I initially decided to do a postdoc because I defended my thesis earlier than I expected, and I did not have a clear vision of what I wanted to do with my degree. I wanted a postdoc that would prepare me for both research and nontraditional careers, and I was interested in neurophysiology. I ended up accepting a fellowship at the Stanford University School of Medicine. I was not disappointed—the talented folks in the lab taught me a ton about the science, and the broader Stanford community offered bountiful opportunities to explore alternative careers.
Despite a positive experience in the lab, I decided that a research career was not my cup of tea. I turned to the career center for counsel and eventually decided to pursue a career in management consulting or finance given my interests in the life sciences industry, problem solving, teamwork, and business. I participated in a variety of activities to make myself a more competitive applicant, including joining a consulting case practice group, participating in a student consulting organization, founding a finance-focused biotechnology group, and contributing write-ups for a sell-side investor relations consultancy.

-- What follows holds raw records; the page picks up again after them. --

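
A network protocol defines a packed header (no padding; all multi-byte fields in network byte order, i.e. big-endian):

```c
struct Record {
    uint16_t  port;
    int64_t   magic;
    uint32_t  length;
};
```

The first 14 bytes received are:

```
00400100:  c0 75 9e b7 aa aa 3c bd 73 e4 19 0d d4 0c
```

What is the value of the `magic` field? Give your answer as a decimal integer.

`magic` follows `port` (2 bytes), so it starts at byte offset 2 and occupies 8 bytes.
Bytes at offsets 2..9: 9E B7 AA AA 3C BD 73 E4.
In big-endian order the high byte comes first in memory.
The bytes are already most-significant first: 0x9EB7AAAA3CBD73E4.
Top bit is set, so as a signed 64-bit value this is 0x9EB7AAAA3CBD73E4 − 2^64 = -7009946646838676508.

-7009946646838676508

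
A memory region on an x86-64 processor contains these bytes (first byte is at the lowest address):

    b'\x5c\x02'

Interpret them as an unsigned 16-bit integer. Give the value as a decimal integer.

In little-endian order the low byte comes first in memory.
Reassemble most-significant byte first: 02 5C → 0x025C.
0x025C = 604.

604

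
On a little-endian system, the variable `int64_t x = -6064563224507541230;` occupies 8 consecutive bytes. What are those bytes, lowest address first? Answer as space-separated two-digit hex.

12 99 54 F5 E0 57 D6 AB

Two's complement of -6064563224507541230 in 64 bits: 6064563224507541230 = 0x5429A81F0AAB66EE; invert → 0xABD657E0F5549911; add 1 → 0xABD657E0F5549912.
Split into bytes (most-significant first): AB D6 57 E0 F5 54 99 12.
Little-endian stores the least-significant byte at the lowest address.
So at ascending addresses the bytes are 12 99 54 F5 E0 57 D6 AB.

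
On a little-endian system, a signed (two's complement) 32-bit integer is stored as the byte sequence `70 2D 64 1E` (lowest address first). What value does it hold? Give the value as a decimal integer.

509881712

Little-endian stores the least-significant byte at the lowest address.
Reassemble most-significant byte first: 1E 64 2D 70 → 0x1E642D70.
0x1E642D70 = 509881712.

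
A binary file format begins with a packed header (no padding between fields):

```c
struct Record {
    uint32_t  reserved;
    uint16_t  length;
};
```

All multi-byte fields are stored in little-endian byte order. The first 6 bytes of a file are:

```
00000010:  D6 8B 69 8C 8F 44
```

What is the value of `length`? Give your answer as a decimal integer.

17551

`length` follows `reserved` (4 bytes), so it starts at byte offset 4 and occupies 2 bytes.
Bytes at offsets 4..5: 8F 44.
Little-endian stores the least-significant byte at the lowest address.
Reassemble most-significant byte first: 44 8F → 0x448F.
0x448F = 17551.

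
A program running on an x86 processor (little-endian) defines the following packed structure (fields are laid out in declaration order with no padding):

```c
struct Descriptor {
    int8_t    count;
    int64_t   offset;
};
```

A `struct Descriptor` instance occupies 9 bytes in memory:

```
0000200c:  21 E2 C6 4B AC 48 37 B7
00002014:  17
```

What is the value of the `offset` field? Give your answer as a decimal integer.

1708895368878212834

`offset` follows `count` (1 byte), so it starts at byte offset 1 and occupies 8 bytes.
Bytes at offsets 1..8: E2 C6 4B AC 48 37 B7 17.
In little-endian order the low byte comes first in memory.
Reassemble most-significant byte first: 17 B7 37 48 AC 4B C6 E2 → 0x17B73748AC4BC6E2.
0x17B73748AC4BC6E2 = 1708895368878212834.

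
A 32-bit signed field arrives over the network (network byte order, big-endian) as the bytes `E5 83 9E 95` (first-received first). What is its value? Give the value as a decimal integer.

-444359019

In big-endian order the high byte comes first in memory.
The bytes are already most-significant first: 0xE5839E95.
Top bit is set, so as a signed 32-bit value this is 0xE5839E95 − 2^32 = -444359019.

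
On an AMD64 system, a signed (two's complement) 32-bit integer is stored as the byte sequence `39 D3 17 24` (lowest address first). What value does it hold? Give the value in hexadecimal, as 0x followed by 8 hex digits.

0x2417D339

Little-endian stores the least-significant byte at the lowest address.
Reassemble most-significant byte first: 24 17 D3 39 → 0x2417D339.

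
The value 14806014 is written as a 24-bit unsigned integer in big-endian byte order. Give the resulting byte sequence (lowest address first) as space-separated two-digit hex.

E1 EB FE

14806014 in hexadecimal, padded to 24 bits, is 0xE1EBFE.
Split into bytes (most-significant first): E1 EB FE.
Big-endian stores the most-significant byte at the lowest address.
So the memory order matches the most-significant-first order: E1 EB FE.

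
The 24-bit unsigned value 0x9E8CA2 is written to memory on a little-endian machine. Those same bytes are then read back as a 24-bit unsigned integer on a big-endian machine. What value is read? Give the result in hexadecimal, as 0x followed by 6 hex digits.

0xA28C9E

Stored little-endian, the bytes at ascending addresses are A2 8C 9E.
Read back as big-endian, the last byte is least significant, giving 0xA28C9E.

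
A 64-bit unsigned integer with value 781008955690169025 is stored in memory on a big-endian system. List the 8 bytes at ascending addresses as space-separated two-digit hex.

781008955690169025 in hexadecimal, padded to 64 bits, is 0x0AD6B381DA4FB2C1.
Split into bytes (most-significant first): 0A D6 B3 81 DA 4F B2 C1.
Big-endian stores the most-significant byte at the lowest address.
So the memory order matches the most-significant-first order: 0A D6 B3 81 DA 4F B2 C1.

0A D6 B3 81 DA 4F B2 C1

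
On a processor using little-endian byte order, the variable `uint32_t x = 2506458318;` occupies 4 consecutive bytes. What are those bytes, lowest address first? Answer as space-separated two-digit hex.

2506458318 in hexadecimal, padded to 32 bits, is 0x956584CE.
Split into bytes (most-significant first): 95 65 84 CE.
In little-endian order the low byte comes first in memory.
So at ascending addresses the bytes are CE 84 65 95.

CE 84 65 95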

Two-and-a-half years into my postdoc, I found a position with L.E.K. Consulting as a life sciences consultant, and I have not looked back since.
During my postdoc, I honed a variety of skills that are relevant for nonacademic careers, including project management, written communication, problem-solving, and collaboration. Doing a postdoc also offered a bit more flexibility to explore job options without classroom and thesis deadlines (albeit at the expense of less secure funding). Postdocs looking to move into nonacademic careers should leverage all of the resources available to them—including peers, student groups, career centers, and classes—to learn about which career options may be the best fit. They should then pursue that trajectory with the same dedication that they applied to their research.
I began a postdoc immediately after graduating because I was considering a career in academia with the intention of obtaining a tenure-track faculty position. However, after 6 months I cautiously made the very personal decision to pursue a career outside the ivory tower. After extensive research into various industry roles, medical writing emerged as a natural fit. I have always enjoyed writing and was the person my labmates sought for help with any writing project, which were pretty good signs that I might find a career as a medical writer rewarding. I gathered experience through obtaining freelance writing and editing projects from colleagues, going on informational interviews and coffee chats with seasoned writers, and taking advantage of opportunities to network at career conferences and panels hosted at local universities.
Initially, I worried that I’d find a job too quickly and not have sufficient time to finish my postdoc project, but that was not a reality I was fortunate enough to encounter. I joined the American Medical Writers Association, filled out job applications on a near daily basis, and lived and breathed LinkedIn. I found medical communications agencies through writers on LinkedIn or acknowledgements in publications and began contacting their companies (and their companies’ competitors) for job openings. I went months without a reply to a single email, but ultimately, this tactic got my foot in the door. I happened to reach out to an agency a short time before it initiated a candidate search, so I was already on file when a position became available. After just a few months in my new role, emails and calls from recruiters became commonplace, and after 1 year I moved on to my dream job.